Erick Blasco's Sunday Review, Dec. 21 Edition
Boston’s 124-105 demolition over the New York Knicks was further reason why the Celtics are the best the NBA has to offer.
No, it’s not the fact they beat the Knicks by 19 points. The Knicks play with passion and enthusiasm, but their lack of defense leaves them significantly flawed. No, it’s more the fact that the Celtics always dominate bad teams, and always have the right mentality to best good teams.
The Celtics win because they’ve made winning a habit. They practice to win. They play to win. They decimate teams that either don’t have the talent to match up, or choose not to. That’s how you win an absurd 18 games in a row—the streak the Celtics currently are on.
Boston knew the Knicks play uptempo basketball and sacrifice defensive discipline to gamble for steals, to leak out on the break, and to wreak disorder on what their opponent wants to do.
Instead of slowing the game down though, the Celtics turned the Knicks gameplan against them by blitzing them for easy layup after easy layup in halfcourt sets and early offense. When the first quarter was wrapped up, the Celtics had put 40 on the board and held a 40-21 lead.
While the Knicks made a few runs to cut the lead to single-digits, the Celtics controlled every aspect of the game, shooting 66 percent, grabbing twice as many rebounds as the Knicks did (47-23), and forcing key Knicks into awful shooting nights (Al Harrington and Wilson Chandler combined to shoot 3-22).
But those details are just the products of a championship mentality. Every screen the Celtics set was rock solid, they always cut and curled along the weak side, even when they weren’t expecting the ball, and they always rotated precisely on defense.
Always.
All this while Phil Jackson’s Lakers still answer questions about a defense that takes nights off, of players abandoning the triangle, and of playing down to the competition.
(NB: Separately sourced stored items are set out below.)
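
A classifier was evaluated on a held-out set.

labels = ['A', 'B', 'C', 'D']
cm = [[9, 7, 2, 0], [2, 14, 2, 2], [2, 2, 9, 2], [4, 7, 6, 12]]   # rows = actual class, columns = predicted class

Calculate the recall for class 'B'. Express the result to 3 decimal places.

0.700

Take TP from the diagonal, FP from the rest of the 'B' prediction marginal, FN from the rest of the 'B' actual marginal.
recall = TP/(TP+FN).
B: TP=14, FN=2+2+2=6 → 14/20 = 0.7000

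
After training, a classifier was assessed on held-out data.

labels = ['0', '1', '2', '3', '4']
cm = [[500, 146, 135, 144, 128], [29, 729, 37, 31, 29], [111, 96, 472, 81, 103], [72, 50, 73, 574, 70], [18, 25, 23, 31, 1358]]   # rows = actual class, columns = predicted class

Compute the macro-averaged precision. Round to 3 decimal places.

0.698

Per-class precision (TP/(TP+FP)):
  0: TP=500, FP=29+111+72+18=230 → 500/730 = 0.6849
  1: TP=729, FP=146+96+50+25=317 → 729/1046 = 0.6969
  2: TP=472, FP=135+37+73+23=268 → 472/740 = 0.6378
  3: TP=574, FP=144+31+81+31=287 → 574/861 = 0.6667
  4: TP=1358, FP=128+29+103+70=330 → 1358/1688 = 0.8045
Macro-precision = mean = (0.6849 + 0.6969 + 0.6378 + 0.6667 + 0.8045) / 5 = 0.698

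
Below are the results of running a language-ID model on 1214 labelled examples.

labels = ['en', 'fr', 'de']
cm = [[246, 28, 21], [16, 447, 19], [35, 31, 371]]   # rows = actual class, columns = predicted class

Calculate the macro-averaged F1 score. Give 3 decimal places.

Per-class F1 score (2·TP/(2·TP+FP+FN)):
  en: TP=246, FP=16+35=51, FN=28+21=49 → 492/592 = 0.8311
  fr: TP=447, FP=28+31=59, FN=16+19=35 → 894/988 = 0.9049
  de: TP=371, FP=21+19=40, FN=35+31=66 → 742/848 = 0.8750
Macro-F1 score = mean = (0.8311 + 0.9049 + 0.8750) / 3 = 0.870

0.870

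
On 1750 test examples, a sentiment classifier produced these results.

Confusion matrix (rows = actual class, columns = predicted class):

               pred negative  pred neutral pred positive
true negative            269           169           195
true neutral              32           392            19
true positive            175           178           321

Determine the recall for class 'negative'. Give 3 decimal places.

Treat 'negative' as positive and all other classes as negative.
recall = TP/(TP+FN).
negative: TP=269, FN=169+195=364 → 269/633 = 0.4250

0.425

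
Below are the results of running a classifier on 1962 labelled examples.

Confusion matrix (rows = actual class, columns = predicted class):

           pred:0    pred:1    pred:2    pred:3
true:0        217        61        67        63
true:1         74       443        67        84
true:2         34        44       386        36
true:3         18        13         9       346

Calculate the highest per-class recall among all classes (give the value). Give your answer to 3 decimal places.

Per-class recall (TP/(TP+FN)):
  0: TP=217, FN=61+67+63=191 → 217/408 = 0.5319
  1: TP=443, FN=74+67+84=225 → 443/668 = 0.6632
  2: TP=386, FN=34+44+36=114 → 386/500 = 0.7720
  3: TP=346, FN=18+13+9=40 → 346/386 = 0.8964
Highest is class '3' with recall = 0.896.

0.896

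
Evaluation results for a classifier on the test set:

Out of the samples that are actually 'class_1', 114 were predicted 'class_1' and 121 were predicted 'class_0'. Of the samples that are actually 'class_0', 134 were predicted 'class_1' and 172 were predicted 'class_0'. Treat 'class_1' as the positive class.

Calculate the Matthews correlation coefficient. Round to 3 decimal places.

MCC = (TP·TN − FP·FN) / √((TP+FP)(TP+FN)(TN+FP)(TN+FN))
Numerator = 114·172 − 134·121 = 3394
Denominator = √(248·235·306·293) = √5225268240 = 72286.0169
MCC = 3394 / 72286.0169 = 0.047

0.047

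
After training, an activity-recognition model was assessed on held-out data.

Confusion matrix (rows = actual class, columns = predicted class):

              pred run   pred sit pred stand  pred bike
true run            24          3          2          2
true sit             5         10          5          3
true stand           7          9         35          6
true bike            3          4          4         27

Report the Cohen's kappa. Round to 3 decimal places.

0.516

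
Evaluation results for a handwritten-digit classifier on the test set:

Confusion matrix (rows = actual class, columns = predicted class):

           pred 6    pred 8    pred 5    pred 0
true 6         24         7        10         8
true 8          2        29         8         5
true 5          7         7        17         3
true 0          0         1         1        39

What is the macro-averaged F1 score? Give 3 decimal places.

0.636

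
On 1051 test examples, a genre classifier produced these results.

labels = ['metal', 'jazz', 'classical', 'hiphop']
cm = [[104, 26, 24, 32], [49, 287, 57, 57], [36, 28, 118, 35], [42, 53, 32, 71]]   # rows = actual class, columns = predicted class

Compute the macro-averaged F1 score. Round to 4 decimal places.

0.5168

Per-class F1 score (2·TP/(2·TP+FP+FN)):
  metal: TP=104, FP=49+36+42=127, FN=26+24+32=82 → 208/417 = 0.49880
  jazz: TP=287, FP=26+28+53=107, FN=49+57+57=163 → 574/844 = 0.68009
  classical: TP=118, FP=24+57+32=113, FN=36+28+35=99 → 236/448 = 0.52679
  hiphop: TP=71, FP=32+57+35=124, FN=42+53+32=127 → 142/393 = 0.36132
Macro-F1 score = mean = (0.49880 + 0.68009 + 0.52679 + 0.36132) / 4 = 0.5168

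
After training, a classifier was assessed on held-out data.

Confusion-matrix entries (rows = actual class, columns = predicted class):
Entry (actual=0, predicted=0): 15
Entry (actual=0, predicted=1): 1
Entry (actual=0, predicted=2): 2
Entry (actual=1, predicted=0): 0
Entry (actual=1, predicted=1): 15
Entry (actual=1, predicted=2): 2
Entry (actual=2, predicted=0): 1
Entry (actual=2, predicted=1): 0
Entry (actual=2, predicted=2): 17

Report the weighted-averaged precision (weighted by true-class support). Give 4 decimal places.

Per-class precision (TP/(TP+FP)):
  0: TP=15, FP=0+1=1 → 15/16 = 0.93750
  1: TP=15, FP=1+0=1 → 15/16 = 0.93750
  2: TP=17, FP=2+2=4 → 17/21 = 0.80952
Weighted-precision = Σ (supportᵢ/N)·precisionᵢ with N=53: (18/53)·0.93750 + (17/53)·0.93750 + (18/53)·0.80952 = 0.8940

0.8940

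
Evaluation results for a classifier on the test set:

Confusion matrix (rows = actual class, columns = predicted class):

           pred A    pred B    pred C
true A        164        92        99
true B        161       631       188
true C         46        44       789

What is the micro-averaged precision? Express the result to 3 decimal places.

0.715

Micro-averaging pools counts across classes: ΣTP=1584, ΣFP=630, ΣFN=630.
Micro-precision = TP/(TP+FP) on pooled counts = 0.715 (equals overall accuracy in single-label multiclass).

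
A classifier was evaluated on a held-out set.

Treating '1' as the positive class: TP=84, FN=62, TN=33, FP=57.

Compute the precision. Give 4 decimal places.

Precision = TP/(TP+FP) = 84/(84+57) = 84/141 = 0.5957

0.5957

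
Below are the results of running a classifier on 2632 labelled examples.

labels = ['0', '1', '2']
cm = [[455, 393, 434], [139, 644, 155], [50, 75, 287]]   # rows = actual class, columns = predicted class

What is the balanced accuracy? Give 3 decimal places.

0.579

Balanced accuracy = mean of per-class recall.
  0: recall = 455/1282 = 0.3549
  1: recall = 644/938 = 0.6866
  2: recall = 287/412 = 0.6966
Mean = (0.3549 + 0.6866 + 0.6966) / 3 = 0.579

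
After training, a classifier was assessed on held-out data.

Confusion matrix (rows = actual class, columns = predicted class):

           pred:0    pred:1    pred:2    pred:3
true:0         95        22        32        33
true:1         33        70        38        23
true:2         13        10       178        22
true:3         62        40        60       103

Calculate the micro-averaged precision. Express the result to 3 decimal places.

0.535

Micro-averaging pools counts across classes: ΣTP=446, ΣFP=388, ΣFN=388.
Micro-precision = TP/(TP+FP) on pooled counts = 0.535 (equals overall accuracy in single-label multiclass).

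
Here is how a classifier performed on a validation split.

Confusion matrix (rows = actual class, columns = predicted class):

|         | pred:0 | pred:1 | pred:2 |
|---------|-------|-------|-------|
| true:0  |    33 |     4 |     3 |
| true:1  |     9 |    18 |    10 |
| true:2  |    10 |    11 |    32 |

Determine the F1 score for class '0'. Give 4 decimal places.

0.7174

F1 score = 2·TP/(2·TP+FP+FN).
0: TP=33, FP=9+10=19, FN=4+3=7 → 66/92 = 0.71739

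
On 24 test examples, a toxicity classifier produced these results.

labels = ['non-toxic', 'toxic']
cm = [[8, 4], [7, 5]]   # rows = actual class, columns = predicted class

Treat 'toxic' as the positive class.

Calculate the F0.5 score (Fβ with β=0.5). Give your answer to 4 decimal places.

0.5208

Fβ = (1+β²)·TP / ((1+β²)·TP + β²·FN + FP), with β²=1/4
= 1.25·5 / (1.25·5 + 0.25·7 + 4) = 0.5208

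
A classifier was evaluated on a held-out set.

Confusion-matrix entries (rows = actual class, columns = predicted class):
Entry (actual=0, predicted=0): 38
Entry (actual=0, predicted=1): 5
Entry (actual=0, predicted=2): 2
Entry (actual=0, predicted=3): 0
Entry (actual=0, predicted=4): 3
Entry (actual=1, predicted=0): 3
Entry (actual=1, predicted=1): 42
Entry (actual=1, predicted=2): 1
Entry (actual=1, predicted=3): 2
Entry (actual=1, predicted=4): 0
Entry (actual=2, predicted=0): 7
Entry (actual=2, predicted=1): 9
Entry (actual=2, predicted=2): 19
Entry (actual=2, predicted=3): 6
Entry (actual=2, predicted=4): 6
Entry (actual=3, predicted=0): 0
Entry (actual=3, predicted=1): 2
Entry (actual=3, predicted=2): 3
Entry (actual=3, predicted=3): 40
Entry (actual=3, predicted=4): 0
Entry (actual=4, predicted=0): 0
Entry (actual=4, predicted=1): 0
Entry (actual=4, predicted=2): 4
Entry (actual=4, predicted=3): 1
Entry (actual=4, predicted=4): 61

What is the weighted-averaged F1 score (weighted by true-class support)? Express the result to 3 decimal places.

Per-class F1 score (2·TP/(2·TP+FP+FN)):
  0: TP=38, FP=3+7+0+0=10, FN=5+2+0+3=10 → 76/96 = 0.7917
  1: TP=42, FP=5+9+2+0=16, FN=3+1+2+0=6 → 84/106 = 0.7925
  2: TP=19, FP=2+1+3+4=10, FN=7+9+6+6=28 → 38/76 = 0.5000
  3: TP=40, FP=0+2+6+1=9, FN=0+2+3+0=5 → 80/94 = 0.8511
  4: TP=61, FP=3+0+6+0=9, FN=0+0+4+1=5 → 122/136 = 0.8971
Weighted-F1 score = Σ (supportᵢ/N)·F1 scoreᵢ with N=254: (48/254)·0.7917 + (48/254)·0.7925 + (47/254)·0.5000 + (45/254)·0.8511 + (66/254)·0.8971 = 0.776

0.776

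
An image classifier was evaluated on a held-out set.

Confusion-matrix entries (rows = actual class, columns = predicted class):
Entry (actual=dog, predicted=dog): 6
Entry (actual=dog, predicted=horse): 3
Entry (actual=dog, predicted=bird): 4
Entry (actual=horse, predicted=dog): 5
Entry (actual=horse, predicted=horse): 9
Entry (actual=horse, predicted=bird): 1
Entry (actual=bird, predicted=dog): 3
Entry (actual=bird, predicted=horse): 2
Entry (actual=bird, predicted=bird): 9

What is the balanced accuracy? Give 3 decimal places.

0.568

Balanced accuracy = mean of per-class recall.
  dog: recall = 6/13 = 0.4615
  horse: recall = 9/15 = 0.6000
  bird: recall = 9/14 = 0.6429
Mean = (0.4615 + 0.6000 + 0.6429) / 3 = 0.568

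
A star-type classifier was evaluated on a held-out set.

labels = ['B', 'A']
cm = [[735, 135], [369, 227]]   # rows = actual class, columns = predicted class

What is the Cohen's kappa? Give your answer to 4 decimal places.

0.2406

Observed agreement pₒ = trace/N = 962/1466 = 0.65621
Expected agreement pₑ = Σ (rowᵢ·colᵢ)/N² = (870·1104 + 596·362)/1466² = 0.54730
κ = (pₒ − pₑ)/(1 − pₑ) = (0.65621 − 0.54730)/(1 − 0.54730) = 0.2406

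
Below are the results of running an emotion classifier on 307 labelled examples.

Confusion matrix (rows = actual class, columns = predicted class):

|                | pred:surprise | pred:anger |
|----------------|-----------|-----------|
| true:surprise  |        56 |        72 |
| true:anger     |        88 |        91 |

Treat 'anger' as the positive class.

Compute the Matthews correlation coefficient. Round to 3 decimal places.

MCC = (TP·TN − FP·FN) / √((TP+FP)(TP+FN)(TN+FP)(TN+FN))
Numerator = 91·56 − 72·88 = -1240
Denominator = √(163·179·128·144) = √537790464 = 23190.3097
MCC = -1240 / 23190.3097 = -0.053

-0.053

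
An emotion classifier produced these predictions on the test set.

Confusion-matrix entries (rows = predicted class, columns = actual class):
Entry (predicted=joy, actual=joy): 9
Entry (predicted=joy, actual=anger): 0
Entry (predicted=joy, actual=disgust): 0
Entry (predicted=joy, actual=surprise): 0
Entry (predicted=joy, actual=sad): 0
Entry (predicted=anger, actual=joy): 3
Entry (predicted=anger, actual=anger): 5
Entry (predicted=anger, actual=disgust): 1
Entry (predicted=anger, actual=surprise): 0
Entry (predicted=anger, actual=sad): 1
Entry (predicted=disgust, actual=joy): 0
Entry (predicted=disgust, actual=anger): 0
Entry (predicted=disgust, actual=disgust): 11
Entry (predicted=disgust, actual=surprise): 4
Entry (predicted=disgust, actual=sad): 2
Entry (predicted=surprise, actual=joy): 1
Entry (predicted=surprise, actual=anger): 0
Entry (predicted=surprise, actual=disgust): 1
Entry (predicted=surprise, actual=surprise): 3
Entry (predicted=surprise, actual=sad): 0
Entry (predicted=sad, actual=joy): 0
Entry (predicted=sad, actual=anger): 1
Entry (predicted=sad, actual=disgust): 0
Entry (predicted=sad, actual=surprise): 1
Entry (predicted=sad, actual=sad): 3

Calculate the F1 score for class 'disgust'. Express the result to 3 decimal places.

0.733

Take TP from the diagonal, FP from the rest of the 'disgust' prediction marginal, FN from the rest of the 'disgust' actual marginal.
F1 score = 2·TP/(2·TP+FP+FN).
disgust: TP=11, FP=0+0+4+2=6, FN=0+1+1+0=2 → 22/30 = 0.7333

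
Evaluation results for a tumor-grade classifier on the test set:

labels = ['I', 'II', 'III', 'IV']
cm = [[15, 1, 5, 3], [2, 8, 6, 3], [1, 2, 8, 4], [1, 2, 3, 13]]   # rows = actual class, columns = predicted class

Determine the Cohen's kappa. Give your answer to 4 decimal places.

0.4301

Observed agreement pₒ = trace/N = 44/77 = 0.57143
Expected agreement pₑ = Σ (rowᵢ·colᵢ)/N² = (24·19 + 19·13 + 15·22 + 19·23)/77² = 0.24793
κ = (pₒ − pₑ)/(1 − pₑ) = (0.57143 − 0.24793)/(1 − 0.24793) = 0.4301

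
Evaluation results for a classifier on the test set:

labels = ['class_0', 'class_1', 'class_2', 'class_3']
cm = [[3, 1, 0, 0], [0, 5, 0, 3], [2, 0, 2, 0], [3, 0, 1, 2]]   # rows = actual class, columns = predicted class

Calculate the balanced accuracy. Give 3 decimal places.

Balanced accuracy = mean of per-class recall.
  class_0: recall = 3/4 = 0.7500
  class_1: recall = 5/8 = 0.6250
  class_2: recall = 2/4 = 0.5000
  class_3: recall = 2/6 = 0.3333
Mean = (0.7500 + 0.6250 + 0.5000 + 0.3333) / 4 = 0.552

0.552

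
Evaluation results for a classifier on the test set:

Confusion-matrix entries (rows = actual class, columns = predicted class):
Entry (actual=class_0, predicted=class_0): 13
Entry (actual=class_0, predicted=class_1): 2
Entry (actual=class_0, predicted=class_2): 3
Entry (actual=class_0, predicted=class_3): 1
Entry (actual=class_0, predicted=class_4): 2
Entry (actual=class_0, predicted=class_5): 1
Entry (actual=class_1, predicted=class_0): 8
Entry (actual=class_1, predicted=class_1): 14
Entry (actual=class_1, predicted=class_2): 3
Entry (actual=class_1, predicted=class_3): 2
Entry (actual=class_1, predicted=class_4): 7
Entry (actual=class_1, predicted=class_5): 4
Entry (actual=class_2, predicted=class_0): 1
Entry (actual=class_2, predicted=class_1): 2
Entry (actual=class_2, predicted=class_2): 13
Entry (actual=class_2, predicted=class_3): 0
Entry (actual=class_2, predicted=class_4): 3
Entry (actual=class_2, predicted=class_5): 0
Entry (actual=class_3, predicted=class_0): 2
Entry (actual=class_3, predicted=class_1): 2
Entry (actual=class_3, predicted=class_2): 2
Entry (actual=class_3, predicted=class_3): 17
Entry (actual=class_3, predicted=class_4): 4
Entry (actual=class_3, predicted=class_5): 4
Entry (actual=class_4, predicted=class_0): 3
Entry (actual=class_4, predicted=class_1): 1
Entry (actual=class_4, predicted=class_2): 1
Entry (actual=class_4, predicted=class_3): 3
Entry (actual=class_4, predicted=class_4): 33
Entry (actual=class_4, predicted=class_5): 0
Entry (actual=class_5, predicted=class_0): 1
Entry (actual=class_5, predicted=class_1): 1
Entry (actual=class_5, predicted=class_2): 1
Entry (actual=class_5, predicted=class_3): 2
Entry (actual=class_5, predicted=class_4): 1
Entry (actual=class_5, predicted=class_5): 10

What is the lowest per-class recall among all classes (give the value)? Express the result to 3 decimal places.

Per-class recall (TP/(TP+FN)):
  class_0: TP=13, FN=2+3+1+2+1=9 → 13/22 = 0.5909
  class_1: TP=14, FN=8+3+2+7+4=24 → 14/38 = 0.3684
  class_2: TP=13, FN=1+2+0+3+0=6 → 13/19 = 0.6842
  class_3: TP=17, FN=2+2+2+4+4=14 → 17/31 = 0.5484
  class_4: TP=33, FN=3+1+1+3+0=8 → 33/41 = 0.8049
  class_5: TP=10, FN=1+1+1+2+1=6 → 10/16 = 0.6250
Lowest is class 'class_1' with recall = 0.368.

0.368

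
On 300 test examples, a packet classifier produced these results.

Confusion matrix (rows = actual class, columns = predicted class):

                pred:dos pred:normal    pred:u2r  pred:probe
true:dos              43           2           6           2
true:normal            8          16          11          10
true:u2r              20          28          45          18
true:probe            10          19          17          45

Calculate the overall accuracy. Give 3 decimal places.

0.497

Accuracy = trace / total = (43+16+45+45=149) / 300 = 149/300 = 0.497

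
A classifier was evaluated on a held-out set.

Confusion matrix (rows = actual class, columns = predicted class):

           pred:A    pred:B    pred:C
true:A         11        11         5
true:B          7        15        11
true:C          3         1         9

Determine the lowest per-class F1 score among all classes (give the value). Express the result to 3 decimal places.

Per-class F1 score (2·TP/(2·TP+FP+FN)):
  A: TP=11, FP=7+3=10, FN=11+5=16 → 22/48 = 0.4583
  B: TP=15, FP=11+1=12, FN=7+11=18 → 30/60 = 0.5000
  C: TP=9, FP=5+11=16, FN=3+1=4 → 18/38 = 0.4737
Lowest is class 'A' with F1 score = 0.458.

0.458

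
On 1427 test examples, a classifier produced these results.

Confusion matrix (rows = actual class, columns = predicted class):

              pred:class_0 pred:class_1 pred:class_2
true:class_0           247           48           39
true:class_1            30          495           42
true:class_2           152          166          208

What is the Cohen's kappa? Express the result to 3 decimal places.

Observed agreement pₒ = trace/N = 950/1427 = 0.6657
Expected agreement pₑ = Σ (rowᵢ·colᵢ)/N² = (334·429 + 567·709 + 526·289)/1427² = 0.3424
κ = (pₒ − pₑ)/(1 − pₑ) = (0.6657 − 0.3424)/(1 − 0.3424) = 0.492

0.492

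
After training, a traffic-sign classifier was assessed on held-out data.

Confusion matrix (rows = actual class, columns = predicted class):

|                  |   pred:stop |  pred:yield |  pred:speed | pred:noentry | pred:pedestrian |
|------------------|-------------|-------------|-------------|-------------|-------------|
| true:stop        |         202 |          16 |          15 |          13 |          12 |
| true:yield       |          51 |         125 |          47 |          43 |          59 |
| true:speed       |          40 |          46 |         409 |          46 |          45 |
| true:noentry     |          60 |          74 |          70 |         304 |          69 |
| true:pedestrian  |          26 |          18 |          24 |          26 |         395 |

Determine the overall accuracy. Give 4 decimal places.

Accuracy = trace / total = (202+125+409+304+395=1435) / 2235 = 1435/2235 = 0.6421

0.6421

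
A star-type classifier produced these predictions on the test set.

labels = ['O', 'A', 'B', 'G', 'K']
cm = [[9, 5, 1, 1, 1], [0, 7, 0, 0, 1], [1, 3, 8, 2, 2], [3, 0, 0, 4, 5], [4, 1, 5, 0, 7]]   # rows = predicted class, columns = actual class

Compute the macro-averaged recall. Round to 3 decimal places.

0.509

Per-class recall (TP/(TP+FN)):
  O: TP=9, FN=0+1+3+4=8 → 9/17 = 0.5294
  A: TP=7, FN=5+3+0+1=9 → 7/16 = 0.4375
  B: TP=8, FN=1+0+0+5=6 → 8/14 = 0.5714
  G: TP=4, FN=1+0+2+0=3 → 4/7 = 0.5714
  K: TP=7, FN=1+1+2+5=9 → 7/16 = 0.4375
Macro-recall = mean = (0.5294 + 0.4375 + 0.5714 + 0.5714 + 0.4375) / 5 = 0.509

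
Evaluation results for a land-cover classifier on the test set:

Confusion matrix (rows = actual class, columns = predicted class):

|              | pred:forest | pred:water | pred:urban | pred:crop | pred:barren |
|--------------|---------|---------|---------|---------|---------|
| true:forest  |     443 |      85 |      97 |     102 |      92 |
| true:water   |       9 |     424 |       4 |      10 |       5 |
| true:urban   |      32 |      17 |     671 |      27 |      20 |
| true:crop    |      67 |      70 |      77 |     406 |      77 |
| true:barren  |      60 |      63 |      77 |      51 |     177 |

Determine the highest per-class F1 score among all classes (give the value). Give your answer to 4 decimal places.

0.7927

Per-class F1 score (2·TP/(2·TP+FP+FN)):
  forest: TP=443, FP=9+32+67+60=168, FN=85+97+102+92=376 → 886/1430 = 0.61958
  water: TP=424, FP=85+17+70+63=235, FN=9+4+10+5=28 → 848/1111 = 0.76328
  urban: TP=671, FP=97+4+77+77=255, FN=32+17+27+20=96 → 1342/1693 = 0.79268
  crop: TP=406, FP=102+10+27+51=190, FN=67+70+77+77=291 → 812/1293 = 0.62800
  barren: TP=177, FP=92+5+20+77=194, FN=60+63+77+51=251 → 354/799 = 0.44305
Highest is class 'urban' with F1 score = 0.7927.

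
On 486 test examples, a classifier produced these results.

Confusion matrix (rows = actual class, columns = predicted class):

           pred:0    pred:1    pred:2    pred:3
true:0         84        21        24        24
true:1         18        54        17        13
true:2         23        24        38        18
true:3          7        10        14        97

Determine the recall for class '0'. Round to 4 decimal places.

0.5490

One-vs-rest for '0': TP = diagonal; FP = other classes predicted '0'; FN = '0' predicted as other.
recall = TP/(TP+FN).
0: TP=84, FN=21+24+24=69 → 84/153 = 0.54902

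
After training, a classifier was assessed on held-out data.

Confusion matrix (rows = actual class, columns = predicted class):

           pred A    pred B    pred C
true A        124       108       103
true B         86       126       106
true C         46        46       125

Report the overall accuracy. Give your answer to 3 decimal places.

Accuracy = trace / total = (124+126+125=375) / 870 = 375/870 = 0.431

0.431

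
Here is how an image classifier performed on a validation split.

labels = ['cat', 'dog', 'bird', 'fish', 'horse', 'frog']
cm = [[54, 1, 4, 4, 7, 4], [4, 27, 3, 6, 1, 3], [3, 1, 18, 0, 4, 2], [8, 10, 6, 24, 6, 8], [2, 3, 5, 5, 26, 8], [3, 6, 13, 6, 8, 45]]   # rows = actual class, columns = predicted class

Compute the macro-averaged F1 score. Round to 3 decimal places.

0.557

Per-class F1 score (2·TP/(2·TP+FP+FN)):
  cat: TP=54, FP=4+3+8+2+3=20, FN=1+4+4+7+4=20 → 108/148 = 0.7297
  dog: TP=27, FP=1+1+10+3+6=21, FN=4+3+6+1+3=17 → 54/92 = 0.5870
  bird: TP=18, FP=4+3+6+5+13=31, FN=3+1+0+4+2=10 → 36/77 = 0.4675
  fish: TP=24, FP=4+6+0+5+6=21, FN=8+10+6+6+8=38 → 48/107 = 0.4486
  horse: TP=26, FP=7+1+4+6+8=26, FN=2+3+5+5+8=23 → 52/101 = 0.5149
  frog: TP=45, FP=4+3+2+8+8=25, FN=3+6+13+6+8=36 → 90/151 = 0.5960
Macro-F1 score = mean = (0.7297 + 0.5870 + 0.4675 + 0.4486 + 0.5149 + 0.5960) / 6 = 0.557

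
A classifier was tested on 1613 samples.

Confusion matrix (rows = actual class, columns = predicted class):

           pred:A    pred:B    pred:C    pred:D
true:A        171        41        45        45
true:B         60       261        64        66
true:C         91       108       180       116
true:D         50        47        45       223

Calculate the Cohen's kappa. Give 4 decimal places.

0.3577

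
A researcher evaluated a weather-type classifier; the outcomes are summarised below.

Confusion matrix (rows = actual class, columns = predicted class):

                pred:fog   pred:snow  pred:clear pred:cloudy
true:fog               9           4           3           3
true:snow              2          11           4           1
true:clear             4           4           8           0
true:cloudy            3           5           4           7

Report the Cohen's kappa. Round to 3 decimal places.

Observed agreement pₒ = trace/N = 35/72 = 0.4861
Expected agreement pₑ = Σ (rowᵢ·colᵢ)/N² = (19·18 + 18·24 + 16·19 + 19·11)/72² = 0.2483
κ = (pₒ − pₑ)/(1 − pₑ) = (0.4861 − 0.2483)/(1 − 0.2483) = 0.316

0.316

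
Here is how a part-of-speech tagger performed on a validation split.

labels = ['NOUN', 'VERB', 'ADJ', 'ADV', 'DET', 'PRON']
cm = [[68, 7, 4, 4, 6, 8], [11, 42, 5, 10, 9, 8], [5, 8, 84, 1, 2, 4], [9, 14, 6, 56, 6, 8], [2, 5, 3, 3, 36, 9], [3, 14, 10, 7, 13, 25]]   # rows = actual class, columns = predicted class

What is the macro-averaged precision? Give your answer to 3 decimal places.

0.584

Per-class precision (TP/(TP+FP)):
  NOUN: TP=68, FP=11+5+9+2+3=30 → 68/98 = 0.6939
  VERB: TP=42, FP=7+8+14+5+14=48 → 42/90 = 0.4667
  ADJ: TP=84, FP=4+5+6+3+10=28 → 84/112 = 0.7500
  ADV: TP=56, FP=4+10+1+3+7=25 → 56/81 = 0.6914
  DET: TP=36, FP=6+9+2+6+13=36 → 36/72 = 0.5000
  PRON: TP=25, FP=8+8+4+8+9=37 → 25/62 = 0.4032
Macro-precision = mean = (0.6939 + 0.4667 + 0.7500 + 0.6914 + 0.5000 + 0.4032) / 6 = 0.584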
Whether or not the Lakers ever do turn it on, the Celtics are already playing championship-caliber basketball, and will give the Lakers a first-hand sample on Thursday.
Notes
Despite another double-digit road win, this time 102-91 over the Thunder, it's still impossible to tell how good the Cavs are until they start playing stretches against elite opponents.
They beat Denver on the road on Friday, but the Nuggets aren’t an elite team. Their other best wins were over a crippled Jazz team—that played without Deron Williams, Mehmet Okur, and Andrei Kirilenko—a Hawks team without Josh Smith, and a mediocre Mavs team that doesn’t play big-time defense.
None of this is Cleveland’s fault. You can only play your schedule, and the Cavs have mopped up on the weaklings they’ve been scheduled against.
But nobody’s really going to know how good Denver is until they play Boston on Jan. 9th, and then play a five game stretch against New Orleans, at the Lakers, at Portland, at Golden State, and at Utah towards the end of January.
After their 97-86 home loss to the Mavericks, the Wizards are now 3-11 after firing Eddie Jordan. They’re still going nowhere with a too young, too soft, too fragile lineup, only this time, they don’t have a quality head coach calling the plays.
Meanwhile, Mike James is trying to adapt to his new role of being Gilbert Arenas. He shot the ball 15 times (one less than Caron Butler), notched five assists, and picked up five turnovers.
Also, Jason Kidd didn’t score a single point, but also didn’t commit a single turnover while dishing off 11 assists, and making nothing but good decisions with the ball. Way to be a point guard Mike.
There’s absolutely no logical reason as to why the Pistons are now 0-4 on Sundays after their 85-78 loss to the Hawks. Maybe its because the games start too early? After all, the Pistons did fall into an 18-point deficit before crawling back.
A better reason might be their backcourt defense. Allen Iverson repeatedly lost track of Mike Bibby and allowed him to go 6-6 on threes, 10-17 overall, for 27 points.
Even head coach Michael Curry noted it, saying, “It was just mental lapses.” “You can't ball-watch and Allen struggles ball-watching sometimes. Bibby made him pay.”
Everything Iverson’s given the Pistons offensively (which hasn’t been much) he’s given away defensively. And the bad habits Iverson has defensively don’t simply get coached away in a few weeks or months. Detroit needs Iverson to play defense for the first time in his life. If he can’t, the Pistons will be one-and-done, and in all likelihood, will have a radically different roster at this point next year.